EXHIBIT (a)(23)
Advanced Semiconductor Engineering, Inc. |  |
FOR IMMEDIATE RELEASE
IR Contact:
Iris Wu, Manager irissh_wu@aseglobal.com Tel: +886.2.6636.5678 http://www.aseglobal.com | | |
ASE’s Response to SPIL Employees’ Petition in front of the Republic of China
Ministry of Labor Headquarter
September 18, 2015 –Advanced Semiconductor Engineering, Inc. (TAIEX stock code: 2311, NYSE: ASX) (the “Company” or “ASE”) announced today that the Company’s public tender offer for Siliconware Precision Industries Co., Ltd (“SPIL”) shares (the “Tender Offer”) is conducted in accordance with the applicable rules and regulations. The Company reiterates that it seeks to explore avenues of cooperation with SPIL but otherwise intends its investment in SPIL to be a pure financial investment. ASE will not intervene in SPIL’s operations and therefore could not possibly affect the rights and interests of SPIL’s employees through this Tender Offer.
Moreover, throughout our long-term operations in the industry, our Company has nurtured talents and created numerous employment opportunities for Taiwan. In the past ten years, the number of ASE employees in Taiwan increased from 25,274 to 35,686 as of this year. We have always viewed our employees as the Company’s greatest asset. As such, we strive to create a favorable work environment and conditions for our employees to fulfill our social responsibility.
ASE also believes that the government’s relevant ministry (e.g. the Bureau of Labor Funds) will uphold their professionalism and objective stance as they strive to achieve the greatest rights and benefits for our country’s labor force. We hope that all sectors of society will respect their own decision.
CAUTIONARY STATEMENT REGARDING FORWARD-LOOKING STATEMENTS
Statements included in this communication that are not historical facts are forward-looking statements. Forward-looking statements involve a number of risks and uncertainties and are subject to change at any time. In the event such risks or uncertainties materialize, results could be materially adversely affected. The risks and uncertainties include, but are not limited to: the risk that the recently announced tender offer to acquire Common Shares or ADSs of SPIL may not be consummated, or may not be consummated in a timely manner; uncertainties as to how many holders of common shares and ADSs will tender their common shares and ADSs and whether the purchase of common shares and ADSs could adversely affect the liquidity and market value of the remaining common shares and ADSs held by the public; the possibility that competing offers will be made; the risk that shareholder litigation in connection with the tender offer may result in significant costs of defense, indemnification and liability; the possible effects of disruption on ASE’s business, including increased costs and diversion of management time and resources, making it more difficult to maintain relationships with employees, customers, vendors and other business partners; and other risks and uncertainties detailed from time to time in ASE’s filings with the Securities and Exchange Commission (the “SEC”), including its most recent Annual Report on Form 20-F.

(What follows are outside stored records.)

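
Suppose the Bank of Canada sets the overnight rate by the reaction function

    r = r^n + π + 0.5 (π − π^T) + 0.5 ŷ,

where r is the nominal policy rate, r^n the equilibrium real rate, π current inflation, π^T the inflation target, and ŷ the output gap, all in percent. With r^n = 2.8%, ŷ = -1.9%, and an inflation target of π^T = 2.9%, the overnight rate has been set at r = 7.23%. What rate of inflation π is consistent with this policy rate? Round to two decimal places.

Collecting π: r = r^n + (1 + 0.5) π − 0.5 π^T + 0.5 ŷ
1.5 π = 7.23 − 2.8 + 0.5 × 2.9 − 0.5 × (-1.9) = 6.83
π = 6.83 / 1.5 = 4.55

4.55%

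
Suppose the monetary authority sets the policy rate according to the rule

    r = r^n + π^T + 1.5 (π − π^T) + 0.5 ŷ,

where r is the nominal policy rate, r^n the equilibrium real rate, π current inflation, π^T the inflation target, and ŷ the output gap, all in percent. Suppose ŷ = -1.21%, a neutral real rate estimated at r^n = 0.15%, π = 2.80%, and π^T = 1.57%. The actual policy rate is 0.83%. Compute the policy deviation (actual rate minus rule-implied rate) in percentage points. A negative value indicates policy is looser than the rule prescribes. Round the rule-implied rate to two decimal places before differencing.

-2.13 pp

r = 0.15 + 1.57 + 1.5 × (2.80 − 1.57) + 0.5 × (-1.21)
   = 0.15 + 1.57 + 1.845 − 0.605 = 2.96
Deviation = 0.83 − 2.96 = -2.13 pp.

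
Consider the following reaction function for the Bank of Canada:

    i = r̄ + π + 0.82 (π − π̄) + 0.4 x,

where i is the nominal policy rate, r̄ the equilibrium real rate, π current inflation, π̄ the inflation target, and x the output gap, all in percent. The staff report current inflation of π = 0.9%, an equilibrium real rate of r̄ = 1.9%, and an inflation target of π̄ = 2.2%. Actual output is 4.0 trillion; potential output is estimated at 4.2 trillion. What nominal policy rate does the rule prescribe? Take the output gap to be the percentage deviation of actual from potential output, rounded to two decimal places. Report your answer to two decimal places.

-0.17%

Output gap = 100 × (4.0 − 4.2) / 4.2 = -4.76%.
i = 1.90 + 0.90 + 0.82 × (0.90 − 2.20) + 0.4 × (-4.76)
   = 1.90 + 0.9 − 1.066 − 1.904 = -0.17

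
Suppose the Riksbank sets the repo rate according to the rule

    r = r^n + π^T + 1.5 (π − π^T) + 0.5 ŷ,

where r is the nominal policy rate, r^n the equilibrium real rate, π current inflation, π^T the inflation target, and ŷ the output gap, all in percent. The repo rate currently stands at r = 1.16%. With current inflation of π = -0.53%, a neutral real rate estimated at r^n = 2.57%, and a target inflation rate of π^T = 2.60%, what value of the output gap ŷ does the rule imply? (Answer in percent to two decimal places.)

1.37%

0.5 ŷ = 1.16 − 2.57 − 2.60 − 1.5 × ((-0.53) − 2.60) = 0.685
ŷ = 0.685 / 0.5 = 1.37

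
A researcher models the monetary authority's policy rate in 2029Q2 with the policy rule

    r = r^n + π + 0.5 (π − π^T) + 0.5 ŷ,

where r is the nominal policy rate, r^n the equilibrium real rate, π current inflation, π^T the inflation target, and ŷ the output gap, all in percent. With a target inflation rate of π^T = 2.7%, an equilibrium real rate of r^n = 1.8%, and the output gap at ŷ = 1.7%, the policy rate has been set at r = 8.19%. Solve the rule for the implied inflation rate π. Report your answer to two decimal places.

Collecting π: r = r^n + (1 + 0.5) π − 0.5 π^T + 0.5 ŷ
1.5 π = 8.19 − 1.8 + 0.5 × 2.7 − 0.5 × 1.7 = 6.89
π = 6.89 / 1.5 = 4.59

4.59%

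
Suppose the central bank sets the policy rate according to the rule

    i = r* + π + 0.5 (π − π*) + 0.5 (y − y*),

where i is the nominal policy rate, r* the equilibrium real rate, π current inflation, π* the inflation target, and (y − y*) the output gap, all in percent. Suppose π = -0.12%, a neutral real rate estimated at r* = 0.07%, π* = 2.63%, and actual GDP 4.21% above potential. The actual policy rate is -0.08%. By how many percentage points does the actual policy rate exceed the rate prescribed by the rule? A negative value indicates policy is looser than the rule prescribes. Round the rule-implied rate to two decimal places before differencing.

Output 4.21% above potential → (y − y*) = 4.21.
i = 0.07 + (-0.12) + 0.5 × (-0.12 − 2.63) + 0.5 × 4.21
   = 0.07 − 0.12 − 1.375 + 2.105 = 0.68
Deviation = -0.08 − 0.68 = -0.76 pp.

-0.76 pp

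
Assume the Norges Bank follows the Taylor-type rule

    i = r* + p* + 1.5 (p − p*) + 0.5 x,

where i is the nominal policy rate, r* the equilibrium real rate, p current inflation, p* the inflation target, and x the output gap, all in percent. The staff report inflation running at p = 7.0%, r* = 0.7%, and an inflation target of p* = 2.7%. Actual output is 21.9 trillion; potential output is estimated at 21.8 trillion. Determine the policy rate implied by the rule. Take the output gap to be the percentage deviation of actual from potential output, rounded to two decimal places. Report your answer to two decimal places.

10.08%

Output gap = 100 × (21.9 − 21.8) / 21.8 = 0.46%.
i = 0.70 + 2.70 + 1.5 × (7.00 − 2.70) + 0.5 × 0.46
   = 0.70 + 2.7 + 6.45 + 0.23 = 10.08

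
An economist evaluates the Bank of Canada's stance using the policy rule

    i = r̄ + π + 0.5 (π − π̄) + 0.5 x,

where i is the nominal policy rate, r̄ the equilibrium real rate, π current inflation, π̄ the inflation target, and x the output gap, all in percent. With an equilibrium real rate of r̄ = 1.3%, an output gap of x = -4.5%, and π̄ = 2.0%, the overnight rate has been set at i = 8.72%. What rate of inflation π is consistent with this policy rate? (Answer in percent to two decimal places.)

Collecting π: i = r̄ + (1 + 0.5) π − 0.5 π̄ + 0.5 x
1.5 π = 8.72 − 1.3 + 0.5 × 2.0 − 0.5 × (-4.5) = 10.67
π = 10.67 / 1.5 = 7.11

7.11%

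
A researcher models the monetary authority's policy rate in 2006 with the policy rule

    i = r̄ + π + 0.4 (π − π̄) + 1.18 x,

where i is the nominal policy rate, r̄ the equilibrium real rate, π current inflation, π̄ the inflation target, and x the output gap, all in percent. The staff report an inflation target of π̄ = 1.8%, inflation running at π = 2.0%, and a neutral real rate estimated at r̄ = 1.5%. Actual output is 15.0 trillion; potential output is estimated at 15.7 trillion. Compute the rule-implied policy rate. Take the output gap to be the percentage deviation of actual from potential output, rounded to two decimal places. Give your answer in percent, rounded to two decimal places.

Output gap = 100 × (15.0 − 15.7) / 15.7 = -4.46%.
i = 1.50 + 2.00 + 0.4 × (2.00 − 1.80) + 1.18 × (-4.46)
   = 1.50 + 2 + 0.08 − 5.2628 = -1.68

-1.68%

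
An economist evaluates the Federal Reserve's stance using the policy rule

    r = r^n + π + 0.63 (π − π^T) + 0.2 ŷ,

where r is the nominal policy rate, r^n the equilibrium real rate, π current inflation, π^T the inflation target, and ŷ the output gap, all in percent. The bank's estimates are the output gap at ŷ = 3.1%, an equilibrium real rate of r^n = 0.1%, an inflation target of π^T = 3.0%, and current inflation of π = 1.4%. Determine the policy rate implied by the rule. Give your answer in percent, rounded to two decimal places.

1.11%

r = 0.1 + 1.4 + 0.63 × (1.4 − 3.0) + 0.2 × 3.1
   = 0.1 + 1.4 − 1.008 + 0.62 = 1.11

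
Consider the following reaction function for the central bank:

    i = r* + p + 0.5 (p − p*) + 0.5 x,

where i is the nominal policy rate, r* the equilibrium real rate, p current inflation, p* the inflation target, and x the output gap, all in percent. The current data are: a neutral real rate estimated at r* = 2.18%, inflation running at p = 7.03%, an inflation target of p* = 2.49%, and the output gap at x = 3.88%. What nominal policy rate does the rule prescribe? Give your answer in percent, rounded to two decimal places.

i = 2.18 + 7.03 + 0.5 × (7.03 − 2.49) + 0.5 × 3.88
   = 2.18 + 7.03 + 2.27 + 1.94 = 13.42

13.42%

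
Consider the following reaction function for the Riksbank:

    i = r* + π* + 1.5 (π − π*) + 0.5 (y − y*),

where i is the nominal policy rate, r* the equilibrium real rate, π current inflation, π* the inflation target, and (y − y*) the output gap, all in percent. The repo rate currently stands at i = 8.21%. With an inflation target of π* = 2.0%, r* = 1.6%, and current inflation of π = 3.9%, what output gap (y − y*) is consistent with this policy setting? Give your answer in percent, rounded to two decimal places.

3.52%

0.5 (y − y*) = 8.21 − 1.6 − 2.0 − 1.5 × (3.9 − 2.0) = 1.76
(y − y*) = 1.76 / 0.5 = 3.52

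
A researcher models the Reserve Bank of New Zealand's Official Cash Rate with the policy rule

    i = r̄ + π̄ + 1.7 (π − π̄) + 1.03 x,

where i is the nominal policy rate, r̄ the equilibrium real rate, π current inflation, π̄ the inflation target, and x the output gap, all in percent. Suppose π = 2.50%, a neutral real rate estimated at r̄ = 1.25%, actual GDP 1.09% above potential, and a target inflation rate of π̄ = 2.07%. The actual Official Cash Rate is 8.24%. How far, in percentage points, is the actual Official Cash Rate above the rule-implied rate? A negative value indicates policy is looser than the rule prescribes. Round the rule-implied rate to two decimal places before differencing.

Output 1.09% above potential → x = 1.09.
i = 1.25 + 2.07 + 1.7 × (2.50 − 2.07) + 1.03 × 1.09
   = 1.25 + 2.07 + 0.731 + 1.1227 = 5.17
Deviation = 8.24 − 5.17 = 3.07 pp.

3.07 pp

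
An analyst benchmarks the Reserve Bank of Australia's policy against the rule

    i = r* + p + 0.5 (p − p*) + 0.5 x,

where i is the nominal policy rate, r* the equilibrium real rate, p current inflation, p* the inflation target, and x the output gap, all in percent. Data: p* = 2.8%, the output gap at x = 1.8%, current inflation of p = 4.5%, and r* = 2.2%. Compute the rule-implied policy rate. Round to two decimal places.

i = 2.2 + 4.5 + 0.5 × (4.5 − 2.8) + 0.5 × 1.8
   = 2.2 + 4.5 + 0.85 + 0.9 = 8.45

8.45%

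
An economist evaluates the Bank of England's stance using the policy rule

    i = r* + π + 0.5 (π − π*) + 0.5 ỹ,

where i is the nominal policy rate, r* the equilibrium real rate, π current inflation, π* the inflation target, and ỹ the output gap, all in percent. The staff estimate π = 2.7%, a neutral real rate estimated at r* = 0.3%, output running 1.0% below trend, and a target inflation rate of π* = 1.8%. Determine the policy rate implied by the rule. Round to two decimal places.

2.95%

Output 1.0% below potential → ỹ = -1.0.
i = 0.3 + 2.7 + 0.5 × (2.7 − 1.8) + 0.5 × (-1.0)
   = 0.3 + 2.7 + 0.45 − 0.5 = 2.95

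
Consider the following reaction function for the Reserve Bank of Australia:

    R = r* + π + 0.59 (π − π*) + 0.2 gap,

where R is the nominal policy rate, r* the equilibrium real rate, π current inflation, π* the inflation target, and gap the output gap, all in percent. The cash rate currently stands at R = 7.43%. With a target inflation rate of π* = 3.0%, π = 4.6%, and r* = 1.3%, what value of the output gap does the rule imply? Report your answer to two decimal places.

0.2 gap = 7.43 − 1.3 − 4.6 − 0.59 × (4.6 − 3.0) = 0.586
gap = 0.586 / 0.2 = 2.93

2.93%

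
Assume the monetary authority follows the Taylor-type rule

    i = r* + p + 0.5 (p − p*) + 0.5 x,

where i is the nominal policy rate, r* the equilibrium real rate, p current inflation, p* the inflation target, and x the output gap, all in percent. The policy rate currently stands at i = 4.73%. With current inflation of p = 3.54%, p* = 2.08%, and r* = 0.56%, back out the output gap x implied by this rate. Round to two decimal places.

-0.20%

0.5 x = 4.73 − 0.56 − 3.54 − 0.5 × (3.54 − 2.08) = -0.1
x = -0.1 / 0.5 = -0.20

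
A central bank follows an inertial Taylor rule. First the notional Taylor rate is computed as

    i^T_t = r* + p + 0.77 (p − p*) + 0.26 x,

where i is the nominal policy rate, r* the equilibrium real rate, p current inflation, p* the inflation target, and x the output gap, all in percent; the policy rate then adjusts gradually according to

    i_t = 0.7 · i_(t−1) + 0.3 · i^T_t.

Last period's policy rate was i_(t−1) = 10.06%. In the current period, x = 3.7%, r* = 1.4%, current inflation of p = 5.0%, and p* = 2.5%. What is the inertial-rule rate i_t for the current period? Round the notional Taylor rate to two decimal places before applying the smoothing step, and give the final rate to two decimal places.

i^T_t = 1.4 + 5.0 + 0.77 × (5.0 − 2.5) + 0.26 × 3.7
   = 1.4 + 5 + 1.925 + 0.962 = 9.29
i_t = 0.7 × 10.06 + 0.3 × 9.29 = 7.042 + 2.787 = 9.83

9.83%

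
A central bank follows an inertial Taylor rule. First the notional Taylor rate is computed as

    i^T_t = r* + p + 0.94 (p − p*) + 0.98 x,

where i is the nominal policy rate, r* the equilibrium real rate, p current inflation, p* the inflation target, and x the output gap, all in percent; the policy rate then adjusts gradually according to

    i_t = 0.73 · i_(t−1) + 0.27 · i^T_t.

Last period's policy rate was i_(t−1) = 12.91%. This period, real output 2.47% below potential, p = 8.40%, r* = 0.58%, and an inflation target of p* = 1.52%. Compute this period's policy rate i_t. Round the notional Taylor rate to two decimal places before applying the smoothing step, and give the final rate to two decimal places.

12.94%

Output 2.47% below potential → x = -2.47.
i^T_t = 0.58 + 8.40 + 0.94 × (8.40 − 1.52) + 0.98 × (-2.47)
   = 0.58 + 8.4 + 6.4672 − 2.4206 = 13.03
i_t = 0.73 × 12.91 + 0.27 × 13.03 = 9.4243 + 3.5181 = 12.94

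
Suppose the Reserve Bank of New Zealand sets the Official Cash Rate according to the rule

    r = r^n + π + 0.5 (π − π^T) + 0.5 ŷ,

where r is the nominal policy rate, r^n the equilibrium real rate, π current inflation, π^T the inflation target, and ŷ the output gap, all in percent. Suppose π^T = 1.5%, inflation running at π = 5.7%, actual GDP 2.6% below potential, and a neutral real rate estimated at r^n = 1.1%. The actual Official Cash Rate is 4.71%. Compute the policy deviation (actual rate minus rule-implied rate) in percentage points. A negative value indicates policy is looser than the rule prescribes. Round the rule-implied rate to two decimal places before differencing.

Output 2.6% below potential → ŷ = -2.6.
r = 1.1 + 5.7 + 0.5 × (5.7 − 1.5) + 0.5 × (-2.6)
   = 1.1 + 5.7 + 2.1 − 1.3 = 7.60
Deviation = 4.71 − 7.60 = -2.89 pp.

-2.89 pp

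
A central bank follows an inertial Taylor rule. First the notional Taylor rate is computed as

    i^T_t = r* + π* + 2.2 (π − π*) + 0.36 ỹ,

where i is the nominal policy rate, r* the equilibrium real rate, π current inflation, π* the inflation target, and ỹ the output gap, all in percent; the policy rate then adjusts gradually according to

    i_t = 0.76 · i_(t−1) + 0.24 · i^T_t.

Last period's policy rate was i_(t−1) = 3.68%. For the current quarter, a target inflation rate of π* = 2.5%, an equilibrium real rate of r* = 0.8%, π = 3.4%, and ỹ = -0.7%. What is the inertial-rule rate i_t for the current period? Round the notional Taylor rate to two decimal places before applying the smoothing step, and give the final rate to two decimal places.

i^T_t = 0.8 + 2.5 + 2.2 × (3.4 − 2.5) + 0.36 × (-0.7)
   = 0.8 + 2.5 + 1.98 − 0.252 = 5.03
i_t = 0.76 × 3.68 + 0.24 × 5.03 = 2.7968 + 1.2072 = 4.00

4.00%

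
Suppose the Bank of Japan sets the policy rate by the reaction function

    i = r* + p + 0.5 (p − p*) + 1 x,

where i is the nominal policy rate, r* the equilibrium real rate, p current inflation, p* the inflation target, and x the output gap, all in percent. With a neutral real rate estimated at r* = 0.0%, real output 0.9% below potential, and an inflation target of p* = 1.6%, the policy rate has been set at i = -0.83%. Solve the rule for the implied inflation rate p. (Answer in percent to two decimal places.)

Output 0.9% below potential → x = -0.9.
Collecting p: i = r* + (1 + 0.5) p − 0.5 p* + 1 x
1.5 p = -0.83 − 0.0 + 0.5 × 1.6 − 1 × (-0.9) = 0.87
p = 0.87 / 1.5 = 0.58

0.58%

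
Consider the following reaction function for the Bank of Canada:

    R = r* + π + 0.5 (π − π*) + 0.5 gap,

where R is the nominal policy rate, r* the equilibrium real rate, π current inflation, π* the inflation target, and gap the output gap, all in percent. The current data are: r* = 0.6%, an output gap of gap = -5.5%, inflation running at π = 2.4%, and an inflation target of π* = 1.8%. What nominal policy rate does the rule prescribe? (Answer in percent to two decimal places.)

0.55%

R = 0.6 + 2.4 + 0.5 × (2.4 − 1.8) + 0.5 × (-5.5)
   = 0.6 + 2.4 + 0.3 − 2.75 = 0.55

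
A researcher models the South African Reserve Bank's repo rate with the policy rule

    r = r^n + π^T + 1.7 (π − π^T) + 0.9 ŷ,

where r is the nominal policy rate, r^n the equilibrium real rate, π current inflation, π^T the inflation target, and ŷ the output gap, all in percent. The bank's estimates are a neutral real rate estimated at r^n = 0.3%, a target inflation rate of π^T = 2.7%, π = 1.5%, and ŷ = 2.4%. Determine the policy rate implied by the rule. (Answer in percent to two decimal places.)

r = 0.3 + 2.7 + 1.7 × (1.5 − 2.7) + 0.9 × 2.4
   = 0.3 + 2.7 − 2.04 + 2.16 = 3.12

3.12%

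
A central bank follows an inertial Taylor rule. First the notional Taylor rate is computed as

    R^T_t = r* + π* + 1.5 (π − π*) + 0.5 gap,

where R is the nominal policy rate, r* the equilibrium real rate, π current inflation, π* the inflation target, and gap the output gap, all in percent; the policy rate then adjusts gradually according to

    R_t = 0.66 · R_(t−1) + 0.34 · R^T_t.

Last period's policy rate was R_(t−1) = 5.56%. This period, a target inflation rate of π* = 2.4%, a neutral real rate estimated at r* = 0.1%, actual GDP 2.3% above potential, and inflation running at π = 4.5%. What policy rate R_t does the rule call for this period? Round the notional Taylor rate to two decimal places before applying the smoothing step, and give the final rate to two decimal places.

Output 2.3% above potential → gap = 2.3.
R^T_t = 0.1 + 2.4 + 1.5 × (4.5 − 2.4) + 0.5 × 2.3
   = 0.1 + 2.4 + 3.15 + 1.15 = 6.80
R_t = 0.66 × 5.56 + 0.34 × 6.80 = 3.6696 + 2.312 = 5.98

5.98%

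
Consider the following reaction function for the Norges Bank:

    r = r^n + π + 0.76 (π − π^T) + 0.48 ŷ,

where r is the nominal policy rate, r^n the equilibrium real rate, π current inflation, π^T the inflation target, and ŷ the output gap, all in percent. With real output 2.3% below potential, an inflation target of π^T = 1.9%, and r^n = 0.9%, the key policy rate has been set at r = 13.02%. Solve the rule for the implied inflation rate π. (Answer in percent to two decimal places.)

Output 2.3% below potential → ŷ = -2.3.
Collecting π: r = r^n + (1 + 0.76) π − 0.76 π^T + 0.48 ŷ
1.76 π = 13.02 − 0.9 + 0.76 × 1.9 − 0.48 × (-2.3) = 14.668
π = 14.668 / 1.76 = 8.33

8.33%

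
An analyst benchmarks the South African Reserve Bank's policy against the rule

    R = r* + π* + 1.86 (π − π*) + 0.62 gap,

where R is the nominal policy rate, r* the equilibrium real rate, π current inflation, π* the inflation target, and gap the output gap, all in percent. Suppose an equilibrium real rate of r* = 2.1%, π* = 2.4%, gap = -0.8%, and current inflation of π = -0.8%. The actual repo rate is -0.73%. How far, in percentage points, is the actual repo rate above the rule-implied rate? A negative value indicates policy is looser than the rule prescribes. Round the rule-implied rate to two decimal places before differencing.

1.22 pp

R = 2.1 + 2.4 + 1.86 × (-0.8 − 2.4) + 0.62 × (-0.8)
   = 2.1 + 2.4 − 5.952 − 0.496 = -1.95
Deviation = -0.73 − (-1.95) = 1.22 pp.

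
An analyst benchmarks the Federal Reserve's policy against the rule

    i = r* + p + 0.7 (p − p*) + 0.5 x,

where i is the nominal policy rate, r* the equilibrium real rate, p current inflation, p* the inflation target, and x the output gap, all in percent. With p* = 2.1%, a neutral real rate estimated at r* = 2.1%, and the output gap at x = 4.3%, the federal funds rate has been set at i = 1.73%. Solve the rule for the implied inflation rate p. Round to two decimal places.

-0.62%

Collecting p: i = r* + (1 + 0.7) p − 0.7 p* + 0.5 x
1.7 p = 1.73 − 2.1 + 0.7 × 2.1 − 0.5 × 4.3 = -1.05
p = -1.05 / 1.7 = -0.62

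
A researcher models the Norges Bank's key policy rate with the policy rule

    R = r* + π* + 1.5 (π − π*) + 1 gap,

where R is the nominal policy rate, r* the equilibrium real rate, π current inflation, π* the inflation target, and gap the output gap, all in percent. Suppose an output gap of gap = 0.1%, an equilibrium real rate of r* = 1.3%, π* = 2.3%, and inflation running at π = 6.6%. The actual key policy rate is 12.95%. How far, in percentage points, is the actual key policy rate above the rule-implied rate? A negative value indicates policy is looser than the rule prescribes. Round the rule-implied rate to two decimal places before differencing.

2.80 pp

R = 1.3 + 2.3 + 1.5 × (6.6 − 2.3) + 1 × 0.1
   = 1.3 + 2.3 + 6.45 + 0.1 = 10.15
Deviation = 12.95 − 10.15 = 2.80 pp.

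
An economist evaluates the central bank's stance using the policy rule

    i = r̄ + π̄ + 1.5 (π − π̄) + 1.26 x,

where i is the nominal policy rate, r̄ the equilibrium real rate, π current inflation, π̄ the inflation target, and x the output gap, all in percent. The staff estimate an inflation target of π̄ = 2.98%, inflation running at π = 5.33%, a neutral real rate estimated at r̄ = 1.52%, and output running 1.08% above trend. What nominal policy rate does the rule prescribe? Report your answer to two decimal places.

9.39%

Output 1.08% above potential → x = 1.08.
i = 1.52 + 2.98 + 1.5 × (5.33 − 2.98) + 1.26 × 1.08
   = 1.52 + 2.98 + 3.525 + 1.3608 = 9.39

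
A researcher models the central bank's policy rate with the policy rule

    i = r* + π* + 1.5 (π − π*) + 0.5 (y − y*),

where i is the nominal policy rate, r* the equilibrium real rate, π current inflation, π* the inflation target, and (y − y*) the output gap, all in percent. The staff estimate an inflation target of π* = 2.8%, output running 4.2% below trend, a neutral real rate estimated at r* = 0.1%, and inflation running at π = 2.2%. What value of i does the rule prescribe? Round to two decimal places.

Output 4.2% below potential → (y − y*) = -4.2.
i = 0.1 + 2.8 + 1.5 × (2.2 − 2.8) + 0.5 × (-4.2)
   = 0.1 + 2.8 − 0.9 − 2.1 = -0.10

-0.10%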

ADDITIONAL INFORMATION AND WHERE TO FIND IT
This communication is for informational purposes only and does not constitute either an offer to purchase or a solicitation of an offer to sell securities of SPIL. ASE filed a tender offer statement on Schedule TO with the SEC on August 24, 2015 (as from time to time amended and supplemented, the “Schedule TO”). The offer to purchase common shares held by U.S. holders (within the meaning of Rule 14d-1(d) under the Securities Exchange Act of 1934, as amended, which defines a U.S. holder as “any security holder resident in the United States”) and ADSs is only being made pursuant to the amended and restated offer to purchase, the amended and restated ADS letter of transmittal, the common share form of acceptance and related materials filed with the SEC by ASE as a part of its Schedule TO. Investors and security holders are urged to read the Schedule TO (including the amended and restated offer to purchase, the amended and restated ADS letter of transmittal, the common share form of acceptance and related materials), as it may be amended from time to time, because it contains important information about the tender offer, including its terms and conditions, and should be read carefully before any decision is made with respect to the tender offer. Investors and security holders may obtain free copies of these statements and other materials filed with the SEC at the website maintained by the SEC at www.sec.gov, or by directing requests for such materials to MacKenzie Partners, Inc., the U.S. Information Agent for the US Offer, at +1 (800) 322-2885 (toll-free) (for holders in the U.S. and Canada) or +1 (212) 929-5500 (call collect) (for holders in other countries). Copies of these materials and any documentation relating to the tender offer are not being, and must not be, directly or indirectly, mailed or otherwise forwarded, distributed or sent in, into or from any jurisdiction where to do so would be unlawful.